Da quanto ha dichiarato Gino Colangelo, patron di Colangelo & Partners, importante agenzia di PR a New York e principale riferimento per la promozione del vino italiano negli Stati Uniti: “Il Covid-19 è sicuramente una grande sfida, ma ha creato anche nuove opportunità. I nuovi strumenti digitali hanno consentito alle aziende italiane di entrare in diretto contatto con i retailer e i consumatori.
In questo modo le aziende possono dare supporto agli importatori per aiutarli a vendere vino e diversificare le attività. La vendita in USA è rimasta inalterata, mentre il modo di vendere è cambiato.
I consumatori acquistano vino dalle piattaforme e-commerce e da altri servizi di vendita diretta, piuttosto che al ristorante.
Ad esempio, la National Prosecco Week che negli anni precedenti aveva organizzato attività di degustazione, quest’anno ha visto una settimana dedicata alla vendita di Prosecco rivolta agli online retailer che erano più di 500. Le aziende vinicole in questo modo ricevono i contatti di questi buyer per supportare gli importatori nella vendita.”
Dello stesso avviso è Tara Empson, amministratrice delegata di Empson USA, la quale osserva che queste premesse funzionano a seconda del tipo di importatore. L’import della sua azienda è concentrato per il 60% sulla ristorazione e, considerando che il 30% dei ristoranti non riaprirà forse prima di ottobre, la ripresa si preannuncia molto lenta.
Anche Matteo Aschieri, Presidente di Consorzio di Tutela Barolo Barbaresco Alba Langhe e Dogliani, riconosce l’incertezza come fattore inibitivo: “I numeri sono buoni perché il Barolo e il Barbaresco sono marchi tradizionali e quindi occupano una grande fetta di mercato (circa il 30%), ma la ristorazione resta un punto interrogativo”.
Importante l’appello lanciato da Nunzio Castaldo, presidente di Panebianco Wines Import, il quale sostiene l’importanza dei consorzi che vanno intesi come collante della catena produttore-importatore-distributore.

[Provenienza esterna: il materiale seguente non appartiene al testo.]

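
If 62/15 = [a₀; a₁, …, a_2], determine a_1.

7

Repeatedly divide and take the remainder:
62 = 4·15 + 2, so a_0 = 4
15 = 7·2 + 1, so a_1 = 7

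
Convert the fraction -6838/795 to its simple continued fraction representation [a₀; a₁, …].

Repeatedly divide and take the remainder:
-6838 ÷ 795 → quotient -9, remainder 317
795 ÷ 317 → quotient 2, remainder 161
317 ÷ 161 → quotient 1, remainder 156
161 ÷ 156 → quotient 1, remainder 5
156 ÷ 5 → quotient 31, remainder 1
5 ÷ 1 → quotient 5, remainder 0

[-9; 2, 1, 1, 31, 5]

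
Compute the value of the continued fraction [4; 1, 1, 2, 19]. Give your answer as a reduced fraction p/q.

446/97

a_0 = 4: 4/1
a_1 = 1: 5/1
a_2 = 1: 9/2
a_3 = 2: 23/5
a_4 = 19: 446/97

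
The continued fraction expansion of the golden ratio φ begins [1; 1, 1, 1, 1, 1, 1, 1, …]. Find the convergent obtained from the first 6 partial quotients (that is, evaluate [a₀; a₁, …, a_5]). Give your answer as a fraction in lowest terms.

13/8

Start with 1.
1 + 1/(1/1) = 1 + 1/1 = 2/1
1 + 1/(2/1) = 1 + 1/2 = 3/2
1 + 1/(3/2) = 1 + 2/3 = 5/3
1 + 1/(5/3) = 1 + 3/5 = 8/5
1 + 1/(8/5) = 1 + 5/8 = 13/8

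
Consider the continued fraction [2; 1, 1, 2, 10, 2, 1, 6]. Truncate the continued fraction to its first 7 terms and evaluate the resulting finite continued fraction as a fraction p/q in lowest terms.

Compute successive convergents:
a_0 = 2: 2/1
a_1 = 1: 3/1
a_2 = 1: 5/2
a_3 = 2: 13/5
a_4 = 10: 135/52
a_5 = 2: 283/109
a_6 = 1: 418/161

418/161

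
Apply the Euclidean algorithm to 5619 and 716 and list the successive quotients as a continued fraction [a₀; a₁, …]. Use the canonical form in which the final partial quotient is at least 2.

[7; 1, 5, 1, 1, 3, 7, 2]

⌊5619/716⌋ = 7, remainder 607
⌊716/607⌋ = 1, remainder 109
⌊607/109⌋ = 5, remainder 62
⌊109/62⌋ = 1, remainder 47
⌊62/47⌋ = 1, remainder 15
⌊47/15⌋ = 3, remainder 2
⌊15/2⌋ = 7, remainder 1
⌊2/1⌋ = 2, remainder 0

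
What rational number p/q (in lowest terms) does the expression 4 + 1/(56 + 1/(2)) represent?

454/113

Build up convergents one term at a time:
a_0 = 4: 4/1
a_1 = 56: 225/56
a_2 = 2: 454/113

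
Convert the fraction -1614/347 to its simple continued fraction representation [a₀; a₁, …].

[-5; 2, 1, 6, 1, 1, 3, 2]

Apply division with remainder until the remainder is 0:
⌊-1614/347⌋ = -5, remainder 121
⌊347/121⌋ = 2, remainder 105
⌊121/105⌋ = 1, remainder 16
⌊105/16⌋ = 6, remainder 9
⌊16/9⌋ = 1, remainder 7
⌊9/7⌋ = 1, remainder 2
⌊7/2⌋ = 3, remainder 1
⌊2/1⌋ = 2, remainder 0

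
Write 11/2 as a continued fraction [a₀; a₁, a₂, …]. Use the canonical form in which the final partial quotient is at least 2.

Run the Euclidean algorithm, recording each quotient:
11 ÷ 2 → quotient 5, remainder 1
2 ÷ 1 → quotient 2, remainder 0

[5; 2]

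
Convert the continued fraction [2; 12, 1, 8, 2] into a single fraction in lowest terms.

509/245

Use the convergent recurrence hₖ = aₖ·hₖ₋₁ + hₖ₋₂ (and likewise for the denominators kₖ):
a_0 = 2: 2/1
a_1 = 12: 25/12
a_2 = 1: 27/13
a_3 = 8: 241/116
a_4 = 2: 509/245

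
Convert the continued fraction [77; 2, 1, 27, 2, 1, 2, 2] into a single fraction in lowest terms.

Start with 2.
2 + 1/(2/1) = 2 + 1/2 = 5/2
1 + 1/(5/2) = 1 + 2/5 = 7/5
2 + 1/(7/5) = 2 + 5/7 = 19/7
27 + 1/(19/7) = 27 + 7/19 = 520/19
1 + 1/(520/19) = 1 + 19/520 = 539/520
2 + 1/(539/520) = 2 + 520/539 = 1598/539
77 + 1/(1598/539) = 77 + 539/1598 = 123585/1598

123585/1598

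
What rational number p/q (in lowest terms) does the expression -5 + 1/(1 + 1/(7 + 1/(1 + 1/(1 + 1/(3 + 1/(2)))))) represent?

-564/137

Use the convergent recurrence hₖ = aₖ·hₖ₋₁ + hₖ₋₂ (and likewise for the denominators kₖ):
a_0 = -5: -5/1
a_1 = 1: -4/1
a_2 = 7: -33/8
a_3 = 1: -37/9
a_4 = 1: -70/17
a_5 = 3: -247/60
a_6 = 2: -564/137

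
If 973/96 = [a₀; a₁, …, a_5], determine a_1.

7

973 ÷ 96 → quotient 10, remainder 13
96 ÷ 13 → quotient 7, remainder 5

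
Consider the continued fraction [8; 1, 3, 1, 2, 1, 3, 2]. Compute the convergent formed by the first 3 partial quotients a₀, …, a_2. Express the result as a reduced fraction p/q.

35/4

a_0 = 8: 8/1
a_1 = 1: 9/1
a_2 = 3: 35/4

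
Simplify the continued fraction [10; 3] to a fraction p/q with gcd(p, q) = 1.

a_0 = 10: 10/1
a_1 = 3: 31/3

31/3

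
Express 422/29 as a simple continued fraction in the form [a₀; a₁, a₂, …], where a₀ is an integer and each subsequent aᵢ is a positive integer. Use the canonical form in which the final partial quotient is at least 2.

Run the Euclidean algorithm, recording each quotient:
⌊422/29⌋ = 14, remainder 16
⌊29/16⌋ = 1, remainder 13
⌊16/13⌋ = 1, remainder 3
⌊13/3⌋ = 4, remainder 1
⌊3/1⌋ = 3, remainder 0

[14; 1, 1, 4, 3]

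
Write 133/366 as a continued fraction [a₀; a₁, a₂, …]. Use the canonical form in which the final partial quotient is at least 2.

Apply division with remainder until the remainder is 0:
⌊133/366⌋ = 0, remainder 133
⌊366/133⌋ = 2, remainder 100
⌊133/100⌋ = 1, remainder 33
⌊100/33⌋ = 3, remainder 1
⌊33/1⌋ = 33, remainder 0

[0; 2, 1, 3, 33]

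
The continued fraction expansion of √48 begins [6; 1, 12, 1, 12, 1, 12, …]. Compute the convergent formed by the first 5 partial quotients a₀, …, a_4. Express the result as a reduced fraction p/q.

1254/181

a_0 = 6: 6/1
a_1 = 1: 7/1
a_2 = 12: 90/13
a_3 = 1: 97/14
a_4 = 12: 1254/181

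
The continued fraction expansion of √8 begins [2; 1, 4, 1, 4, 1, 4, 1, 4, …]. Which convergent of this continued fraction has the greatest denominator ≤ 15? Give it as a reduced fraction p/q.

a_0 = 2: 2/1  (≤ bound)
a_1 = 1: 3/1  (≤ bound)
a_2 = 4: 14/5  (≤ bound)
a_3 = 1: 17/6  (≤ bound)
a_4 = 4: 82/29  (> 15, stop)

17/6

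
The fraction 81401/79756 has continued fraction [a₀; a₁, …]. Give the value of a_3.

15

Repeatedly divide and take the remainder:
⌊81401/79756⌋ = 1, remainder 1645
⌊79756/1645⌋ = 48, remainder 796
⌊1645/796⌋ = 2, remainder 53
⌊796/53⌋ = 15, remainder 1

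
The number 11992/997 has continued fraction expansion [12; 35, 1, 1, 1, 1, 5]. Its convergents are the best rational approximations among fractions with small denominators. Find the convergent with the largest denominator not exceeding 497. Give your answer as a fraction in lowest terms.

List convergents until the denominator exceeds the bound:
a_0 = 12: 12/1  (≤ bound)
a_1 = 35: 421/35  (≤ bound)
a_2 = 1: 433/36  (≤ bound)
a_3 = 1: 854/71  (≤ bound)
a_4 = 1: 1287/107  (≤ bound)
a_5 = 1: 2141/178  (≤ bound)
a_6 = 5: 11992/997  (> 497, stop)

2141/178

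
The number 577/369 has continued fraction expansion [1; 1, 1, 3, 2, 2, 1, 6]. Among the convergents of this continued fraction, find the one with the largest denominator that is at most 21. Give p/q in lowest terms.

25/16

a_0 = 1: 1/1  (≤ bound)
a_1 = 1: 2/1  (≤ bound)
a_2 = 1: 3/2  (≤ bound)
a_3 = 3: 11/7  (≤ bound)
a_4 = 2: 25/16  (≤ bound)
a_5 = 2: 61/39  (> 21, stop)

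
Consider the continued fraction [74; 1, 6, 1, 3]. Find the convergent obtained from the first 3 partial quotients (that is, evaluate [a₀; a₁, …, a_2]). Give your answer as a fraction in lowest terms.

524/7

Start with 6.
1 + 1/(6/1) = 1 + 1/6 = 7/6
74 + 1/(7/6) = 74 + 6/7 = 524/7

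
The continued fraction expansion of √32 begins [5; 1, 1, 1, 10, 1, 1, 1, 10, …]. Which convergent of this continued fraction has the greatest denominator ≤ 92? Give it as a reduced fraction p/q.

379/67

a_0 = 5: 5/1  (≤ bound)
a_1 = 1: 6/1  (≤ bound)
a_2 = 1: 11/2  (≤ bound)
a_3 = 1: 17/3  (≤ bound)
a_4 = 10: 181/32  (≤ bound)
a_5 = 1: 198/35  (≤ bound)
a_6 = 1: 379/67  (≤ bound)
a_7 = 1: 577/102  (> 92, stop)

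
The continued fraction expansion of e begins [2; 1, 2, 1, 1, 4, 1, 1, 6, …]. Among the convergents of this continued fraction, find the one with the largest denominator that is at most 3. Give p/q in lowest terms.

8/3

a_0 = 2: 2/1  (≤ bound)
a_1 = 1: 3/1  (≤ bound)
a_2 = 2: 8/3  (≤ bound)
a_3 = 1: 11/4  (> 3, stop)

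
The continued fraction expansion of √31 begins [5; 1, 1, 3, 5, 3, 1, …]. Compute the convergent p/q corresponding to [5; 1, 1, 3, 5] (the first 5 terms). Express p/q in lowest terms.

Start with 5.
3 + 1/(5/1) = 3 + 1/5 = 16/5
1 + 1/(16/5) = 1 + 5/16 = 21/16
1 + 1/(21/16) = 1 + 16/21 = 37/21
5 + 1/(37/21) = 5 + 21/37 = 206/37

206/37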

Sono necessarie una coesione e un fronte comune perché sia gli importatori che i distributori devono sentire la vicinanza dell’Italia.
Anche Fabrizio Bindocci, presidente del Consorzio del Vino Brunello di Montalcino, conferma la necessità di creare questa sinergia e di ricercare uno spirito di gruppo.
Dal canto suo conferma che i numeri sono buoni, soprattutto considerando la “fortunata coincidenza” che ha visto molti importatori rifornirsi già da gennaio in previsione dell’introduzione dei dazi.
Gino Colangelo, poi, avanza un suggerimento importante osservando la percezione del vino italiano negli States. La cosa fondamentale è continuare ad educare il consumatore ed è importante la scelta di vendere il brand piuttosto che il singolo vino perché il consumatore preferisce acquistare ciò che gli risulta familiare, non è alla ricerca di nuovi vini.
Va gestita bene la cura del consumatore. Un esempio classico, e forse considerato banale, è dato dai turisti americani che ogni anno visitano l’Italia. Questi rappresentano una cassa di risonanza di grandissimo spessore, infatti, una volta rientrati negli States sono gli ambasciatori dell’Italia e del brand italiano. Per questa ragione è da tenere in considerazione un’attenta attività di follow up che consente di fortificare e consolidare il made in Italy negli Stati Uniti.
Coesione e consapevolezza del brand: questi sono gli ingredienti fondamentali per lanciare le basi di una ripresa solida.